“O problema da fome nas prisões do Brasil está diretamente ligado à privatização”, afirma Pastoral e organizações sociais à ONU

 Em Combate e Prevenção à Tortura, Notícias

Uma série de organizações sociais, dentre elas a Pastoral Carcerária Nacional, participaram na manhã desta quarta-feira (17) de uma reunião online com a relatora da ONU Lilit Nikoghosyan, para tratar da segurança alimentar nas prisões brasileiras. Estavam presentes o IDDD, o Mecanismo Nacional de Combate e Prevenção à Tortura, a Amparar e o NESC.

A Pastoral foi representada pela sua coordenadora nacional, Ir.
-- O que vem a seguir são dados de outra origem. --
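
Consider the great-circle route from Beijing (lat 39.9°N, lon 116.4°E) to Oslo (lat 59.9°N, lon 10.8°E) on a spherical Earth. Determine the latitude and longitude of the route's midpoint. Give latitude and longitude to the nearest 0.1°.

≈ lat 62.2°N, lon 79.0°E

Convert each endpoint to a unit vector on the sphere (x = cos φ cos λ, y = cos φ sin λ, z = sin φ).
The central angle between the endpoints is δ = arccos(p₁·p₂) ≈ 1.102 rad (63.2°).
Interpolate at f = 1/2 with slerp weights a = sin((1−f)δ)/sin δ ≈ 0.587, b = sin(fδ)/sin δ ≈ 0.587.
p = a·p₁ + b·p₂ ≈ (0.089, 0.458, 0.884); φ = arcsin(p_z) ≈ 62.16°, λ = atan2(p_y, p_x) ≈ 79.02°.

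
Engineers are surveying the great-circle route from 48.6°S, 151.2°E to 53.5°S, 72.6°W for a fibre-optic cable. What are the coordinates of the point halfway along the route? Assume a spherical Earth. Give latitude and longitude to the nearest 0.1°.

≈ 73.1°S, 148.2°W

Convert each endpoint to a unit vector on the sphere (x = cos φ cos λ, y = cos φ sin λ, z = sin φ).
The central angle between the endpoints is δ = arccos(p₁·p₂) ≈ 1.246 rad (71.4°).
Interpolate at f = 1/2 with slerp weights a = sin((1−f)δ)/sin δ ≈ 0.616, b = sin(fδ)/sin δ ≈ 0.616.
p = a·p₁ + b·p₂ ≈ (-0.247, -0.153, -0.957); φ = arcsin(p_z) ≈ -73.09°, λ = atan2(p_y, p_x) ≈ -148.20°.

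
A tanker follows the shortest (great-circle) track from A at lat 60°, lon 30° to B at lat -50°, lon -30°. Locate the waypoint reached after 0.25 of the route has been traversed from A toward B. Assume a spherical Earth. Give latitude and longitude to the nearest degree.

≈ lat 34°, lon 7°

From cos δ = sin φ₁ sin φ₂ + cos φ₁ cos φ₂ cos Δλ, the central angle is δ ≈ 2.098 rad (120.2°).
Interpolate at f = 0.25 with slerp weights a = sin((1−f)δ)/sin δ ≈ 1.157, b = sin(fδ)/sin δ ≈ 0.579.
p = a·p₁ + b·p₂ ≈ (0.823, 0.103, 0.558); φ = arcsin(p_z) ≈ 33.93°, λ = atan2(p_y, p_x) ≈ 7.13°.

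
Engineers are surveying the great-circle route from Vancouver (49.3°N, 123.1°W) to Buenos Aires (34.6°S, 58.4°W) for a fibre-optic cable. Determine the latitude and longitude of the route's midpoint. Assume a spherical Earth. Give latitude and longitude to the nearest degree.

Write both endpoints as unit vectors p₁, p₂ with components (cos φ cos λ, cos φ sin λ, sin φ).
The central angle between the endpoints is δ = arccos(p₁·p₂) ≈ 1.773 rad (101.6°).
Interpolate at f = 1/2 with slerp weights a = sin((1−f)δ)/sin δ ≈ 0.791, b = sin(fδ)/sin δ ≈ 0.791.
p = a·p₁ + b·p₂ ≈ (0.059, -0.987, 0.151); φ = arcsin(p_z) ≈ 8.66°, λ = atan2(p_y, p_x) ≈ -86.55°.

≈ 9°N, 87°W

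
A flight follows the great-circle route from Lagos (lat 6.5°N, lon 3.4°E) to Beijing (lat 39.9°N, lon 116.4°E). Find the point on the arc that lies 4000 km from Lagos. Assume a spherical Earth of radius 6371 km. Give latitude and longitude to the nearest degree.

From cos δ = sin φ₁ sin φ₂ + cos φ₁ cos φ₂ cos Δλ, the central angle is δ ≈ 1.798 rad (103.0°). The total great-circle distance is δ·R ≈ 1.798 × 6371 ≈ 11455 km, so the target fraction is f = 4000/11455 ≈ 0.349.
Interpolate at f ≈ 0.349 with slerp weights a = sin((1−f)δ)/sin δ ≈ 0.945, b = sin(fδ)/sin δ ≈ 0.603.
p = a·p₁ + b·p₂ ≈ (0.732, 0.470, 0.494); φ = arcsin(p_z) ≈ 29.58°, λ = atan2(p_y, p_x) ≈ 32.71°.

≈ lat 30°N, lon 33°E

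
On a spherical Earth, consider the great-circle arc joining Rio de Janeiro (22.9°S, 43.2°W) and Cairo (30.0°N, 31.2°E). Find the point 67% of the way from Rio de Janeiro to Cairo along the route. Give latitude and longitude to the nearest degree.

≈ 14°N, 5°E

Write both endpoints as unit vectors p₁, p₂ with components (cos φ cos λ, cos φ sin λ, sin φ).
The central angle between the endpoints is δ = arccos(p₁·p₂) ≈ 1.551 rad (88.9°).
Interpolate at f = 0.67 with slerp weights a = sin((1−f)δ)/sin δ ≈ 0.490, b = sin(fδ)/sin δ ≈ 0.862.
p = a·p₁ + b·p₂ ≈ (0.968, 0.078, 0.240); φ = arcsin(p_z) ≈ 13.91°, λ = atan2(p_y, p_x) ≈ 4.60°.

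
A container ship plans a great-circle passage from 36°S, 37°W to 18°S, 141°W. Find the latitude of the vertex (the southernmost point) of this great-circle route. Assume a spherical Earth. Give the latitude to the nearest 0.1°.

≈ 41.7°S

The great circle lies in the plane with unit normal n̂ = (p₁ × p₂)/|p₁ × p₂|.
Here n̂_z ≈ -0.747; the vertex latitude is φ_max = arccos|n̂_z| ≈ 41.7°.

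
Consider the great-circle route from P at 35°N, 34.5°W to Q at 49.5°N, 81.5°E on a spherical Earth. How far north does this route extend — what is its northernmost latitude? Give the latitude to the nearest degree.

≈ 61°N

The great circle lies in the plane with unit normal n̂ = (p₁ × p₂)/|p₁ × p₂|.
Here n̂_z ≈ +0.488; the vertex latitude is φ_max = arccos|n̂_z| ≈ 60.8°.
Check via Clairaut: cos φ_max = |cos φ₁| · sin C = cos(35.0°)·sin(36.6°) ≈ 0.488, again giving ≈ 60.8°.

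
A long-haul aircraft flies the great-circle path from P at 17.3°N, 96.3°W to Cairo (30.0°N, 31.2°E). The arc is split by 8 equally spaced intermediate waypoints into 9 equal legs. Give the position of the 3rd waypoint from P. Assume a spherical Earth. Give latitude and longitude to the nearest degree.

Convert each endpoint to a unit vector on the sphere (x = cos φ cos λ, y = cos φ sin λ, z = sin φ).
The central angle between the endpoints is δ = arccos(p₁·p₂) ≈ 1.933 rad (110.8°).
Interpolate at f = 3/9 with slerp weights a = sin((1−f)δ)/sin δ ≈ 1.027, b = sin(fδ)/sin δ ≈ 0.643.
p = a·p₁ + b·p₂ ≈ (0.368, -0.687, 0.627); φ = arcsin(p_z) ≈ 38.81°, λ = atan2(p_y, p_x) ≈ -61.79°.

≈ 39°N, 62°W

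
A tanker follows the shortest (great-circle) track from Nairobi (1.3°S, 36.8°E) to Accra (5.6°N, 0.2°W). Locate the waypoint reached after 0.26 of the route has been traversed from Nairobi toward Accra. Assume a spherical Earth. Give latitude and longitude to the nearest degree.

≈ 1°N, 27°E

Write both endpoints as unit vectors p₁, p₂ with components (cos φ cos λ, cos φ sin λ, sin φ).
The central angle between the endpoints is δ = arccos(p₁·p₂) ≈ 0.656 rad (37.6°).
Interpolate at f = 0.26 with slerp weights a = sin((1−f)δ)/sin δ ≈ 0.765, b = sin(fδ)/sin δ ≈ 0.278.
p = a·p₁ + b·p₂ ≈ (0.889, 0.457, 0.010); φ = arcsin(p_z) ≈ 0.56°, λ = atan2(p_y, p_x) ≈ 27.21°.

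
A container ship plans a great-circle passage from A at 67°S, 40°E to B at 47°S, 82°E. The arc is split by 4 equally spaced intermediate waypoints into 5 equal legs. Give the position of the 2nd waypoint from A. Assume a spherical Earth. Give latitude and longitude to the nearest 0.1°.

From cos δ = sin φ₁ sin φ₂ + cos φ₁ cos φ₂ cos Δλ, the central angle is δ ≈ 0.513 rad (29.4°).
Interpolate at f = 2/5 with slerp weights a = sin((1−f)δ)/sin δ ≈ 0.617, b = sin(fδ)/sin δ ≈ 0.415.
p = a·p₁ + b·p₂ ≈ (0.224, 0.435, -0.872); φ = arcsin(p_z) ≈ -60.68°, λ = atan2(p_y, p_x) ≈ 62.76°.

≈ 60.7°S, 62.8°E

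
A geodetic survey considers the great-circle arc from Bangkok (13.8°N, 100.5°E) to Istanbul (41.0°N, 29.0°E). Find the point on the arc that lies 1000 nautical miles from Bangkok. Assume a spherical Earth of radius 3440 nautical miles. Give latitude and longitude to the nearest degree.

≈ (24°N, 86°E)

Convert each endpoint to a unit vector on the sphere (x = cos φ cos λ, y = cos φ sin λ, z = sin φ).
The central angle between the endpoints is δ = arccos(p₁·p₂) ≈ 1.171 rad (67.1°). The total great-circle distance is δ·R ≈ 1.171 × 3440 ≈ 4029 nmi, so the target fraction is f = 1000/4029 ≈ 0.248.
Interpolate at f ≈ 0.248 with slerp weights a = sin((1−f)δ)/sin δ ≈ 0.837, b = sin(fδ)/sin δ ≈ 0.311.
p = a·p₁ + b·p₂ ≈ (0.057, 0.913, 0.404); φ = arcsin(p_z) ≈ 23.81°, λ = atan2(p_y, p_x) ≈ 86.41°.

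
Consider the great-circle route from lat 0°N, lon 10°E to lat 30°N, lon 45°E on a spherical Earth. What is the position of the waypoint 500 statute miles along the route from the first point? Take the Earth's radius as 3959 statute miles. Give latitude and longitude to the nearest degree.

Write both endpoints as unit vectors p₁, p₂ with components (cos φ cos λ, cos φ sin λ, sin φ).
The central angle between the endpoints is δ = arccos(p₁·p₂) ≈ 0.782 rad (44.8°). The total great-circle distance is δ·R ≈ 0.782 × 3959 ≈ 3096 mi, so the target fraction is f = 500/3096 ≈ 0.161.
Interpolate at f ≈ 0.161 with slerp weights a = sin((1−f)δ)/sin δ ≈ 0.865, b = sin(fδ)/sin δ ≈ 0.179.
p = a·p₁ + b·p₂ ≈ (0.962, 0.260, 0.089); φ = arcsin(p_z) ≈ 5.13°, λ = atan2(p_y, p_x) ≈ 15.11°.

≈ lat 5°N, lon 15°E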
Petra Pfaller, que em sua fala afirmou que “o problema da fome nas unidades prisionais do Brasil está diretamente ligado à privatização”. Após citar casos nos quais a iniciativa privada foi beneficiada em processos de licitação, oferecendo alimentação de péssima qualidade, ela relata que mais da metade das denúncias de tortura recebidas pela PCr se referem à alimentação. “No último relatório divulgado de análise dos casos de tortura registrados em nosso banco de dados, constatamos que 55% das denúncias falavam sobre problemas com alimentação: tanto o fornecimento de alimentos estragados, com larvas de inseto, até o oferecimento de 2 refeições diárias”. 

Por fim, a coordenadora da PCr propõe que haja uma fiscalização dos contratos, cozinhas, armazenamentos e transporte realizadaos pelas empresas que fornecem alimentações, via um comitê composto pela Defensoria Pública, Mecanismos, familiares de presos e da sociedade civil.

Confira abaixo a íntegra da fala de Ir. Petra:

Bom dia a todos e todas presentes. Sou Ir. Petra, estou coordenadora nacional da Pastoral Carcerária do Brasil, que é uma pastoral sociotransformador da Igreja Católica. Estimado relator, gostaria de iniciar minha fala fazendo uma constatação: o problema da fome nas unidades prisionais do Brasil está diretamente ligado à privatização.

A iniciativa privada, aliada ao Estado brasileiro, encontrou uma forma de lucrar com a fome dos pretos e pobres encarcerados. Em 2020, no Ceará, a empresa ISM Gomes de Mattos, responsável pela alimentação de 14 penitenciárias do estado, foi acusada de receber por refeições duplicadas nos mesmos presídios e por refeições para presídios que ainda estavam em construção ou desativados. Em 2021, no estado de Goiás, o Tribunal de Contas do Estado apontou indícios de que a empresa responsável pela alimentação no Complexo Prisional de Aparecida de Goiânia foi beneficiada no processo de licitação. No mesmo ano, a OAB de Goiás visitou unidades do complexo e constatou que a comida oferecida era de péssima qualidade.

Enquanto Pastoral Carcerária Nacional, recebemos diariamente denúncias de violações de direitos nos presídios do Brasil. No último relatório divulgado de análise dos casos de tortura registrados em nosso banco de dados, constatamos que 55% das denúncias falavam sobre problemas com alimentação: tanto o fornecimento de alimentos estragados, com larvas de inseto, até o oferecimento de 2 refeições diárias. Quando enviamos os casos aos órgãos de execução penal e, portanto, fiscalizadores, recebemos as mais variadas respostas. Recentemente, uma juíza afirmou em resposta que, devido à terceirização, “pode ser que ‘uma ou outra’ marmita chegue imprópria para consumo”. Percebemos que, devido à delegação da tarefa ao setor privado, o Poder Público se exonera de fiscalizar os contratos com as empresas.

Visando este panorama, nós da Pastoral Carcerária Nacional reivindicamos que o Estado brasileiro seja obrigado a implementar comissões estaduais permanentes de fiscalização dos contratos, das cozinhas, do armazenamento e do transporte realizados pelas empresas terceirizadas que fornecem as alimentações. Essa comissão deverá ser composta por Defensoria Pública Estadual, Sistema Estadual de Prevenção e Combate à Tortura (Mecanismos e Comitês), familiares e sociedade civil, com posterior envio do relatório para o Tribunal de Contas. Deverá ser vedada a participação de funcionários das empresas terceirizadas e de unidades prisionais, para maior lisura do processo. Reivindicamos, ainda, a vedação da existência de cozinhas externas às unidades prisionais.

Agradecemos pelo espaço e nos colocamos à disposição para pensar encaminhamentos.